NIGC injects close to 1 billion cubic meters of gas into the Iran Gas Trunkline (IGAT), of which 50% are used at homes, he added, warning that thermal power plants will have to start burning liquefied fuel if households do not reduce their gas use.
NIGC has raised gas production, especially from the giant South Pars Gas Field in the Persian Gulf, to meet the growing needs of power plants. However, the household sector’s demand is so high that gas delivery to power plants has to be cut sooner or later.
While average global gas consumption has risen by 2% in the past three decades in Iran, demand has hiked by a massive 4% during the same period.

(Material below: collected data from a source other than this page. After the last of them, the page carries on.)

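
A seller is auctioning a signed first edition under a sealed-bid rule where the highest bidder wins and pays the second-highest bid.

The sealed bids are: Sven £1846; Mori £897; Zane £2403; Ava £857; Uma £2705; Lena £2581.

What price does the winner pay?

£2581

Highest bid: Uma at £2705, so Uma wins.
Second-highest bid: Lena at £2581 — that is the price the winner pays.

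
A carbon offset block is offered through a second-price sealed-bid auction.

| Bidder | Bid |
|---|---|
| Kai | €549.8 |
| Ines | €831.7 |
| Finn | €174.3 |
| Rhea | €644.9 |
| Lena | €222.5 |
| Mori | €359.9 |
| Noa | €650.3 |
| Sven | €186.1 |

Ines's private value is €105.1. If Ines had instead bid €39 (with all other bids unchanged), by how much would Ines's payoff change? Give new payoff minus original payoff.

€545.2

The highest bid among the other bidders is €650.3; Ines's bid doesn't change that.
Original bid €831.7: Ines is highest, pays the top rival bid €650.3; payoff €105.1 − €650.3 = −€545.2.
Alternative bid €39: Ines is not highest (top rival bid is €650.3); payoff €0.
Change in payoff = €0 − (−€545.2) = €545.2.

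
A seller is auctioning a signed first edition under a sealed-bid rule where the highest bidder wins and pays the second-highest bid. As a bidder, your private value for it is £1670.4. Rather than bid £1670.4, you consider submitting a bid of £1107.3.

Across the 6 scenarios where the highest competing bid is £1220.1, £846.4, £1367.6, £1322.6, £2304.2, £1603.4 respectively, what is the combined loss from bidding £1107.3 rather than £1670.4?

£1167.9

The deviation costs you only when the competing bid falls strictly between £1107.3 and £1670.4; elsewhere both bids give the same outcome.
£1220.1: truthful payoff £450.3, deviation payoff £0 → loss £450.3.
£846.4: outcomes coincide → loss £0.
£1367.6: truthful payoff £302.8, deviation payoff £0 → loss £302.8.
£1322.6: truthful payoff £347.8, deviation payoff £0 → loss £347.8.
£2304.2: outcomes coincide → loss £0.
£1603.4: truthful payoff £67, deviation payoff £0 → loss £67.
Total loss = £450.3 + £302.8 + £347.8 + £67 = £1167.9.
Truthful bidding weakly dominates here: raising your bid can only win items priced above your value, and lowering it can only forfeit items priced below.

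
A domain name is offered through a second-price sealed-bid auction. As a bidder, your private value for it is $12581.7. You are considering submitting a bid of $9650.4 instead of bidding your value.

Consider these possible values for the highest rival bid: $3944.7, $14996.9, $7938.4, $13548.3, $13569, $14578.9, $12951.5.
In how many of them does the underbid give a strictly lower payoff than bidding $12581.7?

0

The deviation hurts exactly when the highest competing bid lies strictly between $9650.4 and $12581.7 — underbidding then forfeits a profitable win.
$3944.7: below both → same outcome either way.
$14996.9: above both → same outcome either way.
$7938.4: below both → same outcome either way.
$13548.3: above both → same outcome either way.
$13569: above both → same outcome either way.
$14578.9: above both → same outcome either way.
$12951.5: above both → same outcome either way.
Count: 0.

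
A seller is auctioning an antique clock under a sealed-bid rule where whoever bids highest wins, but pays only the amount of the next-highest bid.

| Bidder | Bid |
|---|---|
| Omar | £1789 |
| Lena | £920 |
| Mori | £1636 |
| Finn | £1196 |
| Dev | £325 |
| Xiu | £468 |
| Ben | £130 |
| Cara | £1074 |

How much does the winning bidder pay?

£1636

Highest bid: Omar at £1789, so Omar wins.
Second-highest bid: Mori at £1636 — that is the price the winner pays.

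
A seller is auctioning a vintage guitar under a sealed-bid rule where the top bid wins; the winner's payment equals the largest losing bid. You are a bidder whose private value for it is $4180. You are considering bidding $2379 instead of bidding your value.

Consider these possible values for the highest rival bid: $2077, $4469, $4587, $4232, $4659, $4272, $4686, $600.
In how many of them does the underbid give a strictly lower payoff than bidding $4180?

The deviation hurts exactly when the highest competing bid lies strictly between $2379 and $4180 — underbidding then forfeits a profitable win.
$2077: below both → same outcome either way.
$4469: above both → same outcome either way.
$4587: above both → same outcome either way.
$4232: above both → same outcome either way.
$4659: above both → same outcome either way.
$4272: above both → same outcome either way.
$4686: above both → same outcome either way.
$600: below both → same outcome either way.
Count: 0.

0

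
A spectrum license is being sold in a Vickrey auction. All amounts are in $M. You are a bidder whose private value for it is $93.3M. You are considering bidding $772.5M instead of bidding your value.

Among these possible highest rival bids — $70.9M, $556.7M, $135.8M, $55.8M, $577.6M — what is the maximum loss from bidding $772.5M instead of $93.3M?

$70.9M: same outcome either way → loss $0M.
$556.7M: truthful gives $0M, deviation gives −$463.4M → loss $463.4M.
$135.8M: truthful gives $0M, deviation gives −$42.5M → loss $42.5M.
$55.8M: same outcome either way → loss $0M.
$577.6M: truthful gives $0M, deviation gives −$484.3M → loss $484.3M.
Maximum loss: $484.3M.

$484.3M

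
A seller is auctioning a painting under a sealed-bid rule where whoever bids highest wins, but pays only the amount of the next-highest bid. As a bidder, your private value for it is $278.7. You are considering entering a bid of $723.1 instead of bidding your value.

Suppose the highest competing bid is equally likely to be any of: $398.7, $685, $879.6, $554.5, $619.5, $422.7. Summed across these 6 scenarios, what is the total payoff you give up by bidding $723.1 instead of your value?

$1286.9

The deviation costs you only when the competing bid falls strictly between $278.7 and $723.1; elsewhere both bids give the same outcome.
$398.7: truthful payoff $0, deviation payoff −$120 → loss $120.
$685: truthful payoff $0, deviation payoff −$406.3 → loss $406.3.
$879.6: outcomes coincide → loss $0.
$554.5: truthful payoff $0, deviation payoff −$275.8 → loss $275.8.
$619.5: truthful payoff $0, deviation payoff −$340.8 → loss $340.8.
$422.7: truthful payoff $0, deviation payoff −$144 → loss $144.
Total loss = $120 + $406.3 + $275.8 + $340.8 + $144 = $1286.9.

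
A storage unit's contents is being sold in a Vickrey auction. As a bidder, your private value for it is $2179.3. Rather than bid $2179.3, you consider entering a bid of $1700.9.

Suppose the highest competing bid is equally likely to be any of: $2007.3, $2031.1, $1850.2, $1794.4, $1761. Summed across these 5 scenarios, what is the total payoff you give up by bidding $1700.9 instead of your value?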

"Such consumption patterns must change, or else there will another energy crisis,” experts have regularly warned.
According to Ahmad Zamani, a deputy manager at NIGC, gas use in the household sector in other countries, including Russia and the US, doubles in winter, but the figure rises sixfold in Iran between December and February, which is totally abnormal and puts tremendous pressure on NIGC.
Export Commitments
Iran is not only unable to fulfill its international export commitments, but the thermal power plants also have to burn eco-unfriendly mazut instead of gas, causing massive pollution in metropolitan cities, the NIGC official said.
Expressing concerns over the injudicious consumption pattern in the country, Zamani said the future of energy supply in Iran is at risk unless subscribers rethink their consumption habits.
“A rise in energy tariffs might have some short-term effects, but it has proven to be inefficient in the long run, as consumers get used to high prices and resume their bad habits,” he said.
Constructing energy-efficient buildings with special materials that reduce energy wastage and replacing traditional gas meters with smart devices are the best course of actions. However, they may take long as there are close to 27 million ordinary gas meters in Iran.
Of the total figure, 27,000 belong to high-consumption industries and should be converted to smart gadgets so that NIGC can monitor consumption more accurately.
IGAT is a series of nine large diameter pipelines built to supply gas from refineries in the south (Khuzestan and Bushehr provinces) across the country.
SP has 24 phases, all of which (except Phase 11) are now operational. The field, which Iran shares with Qatar, covers 9,700 square kilometers, 3,700 square kilometers of which (South Pars) are in Iran’s territorial waters and the rest is owned by Qatar.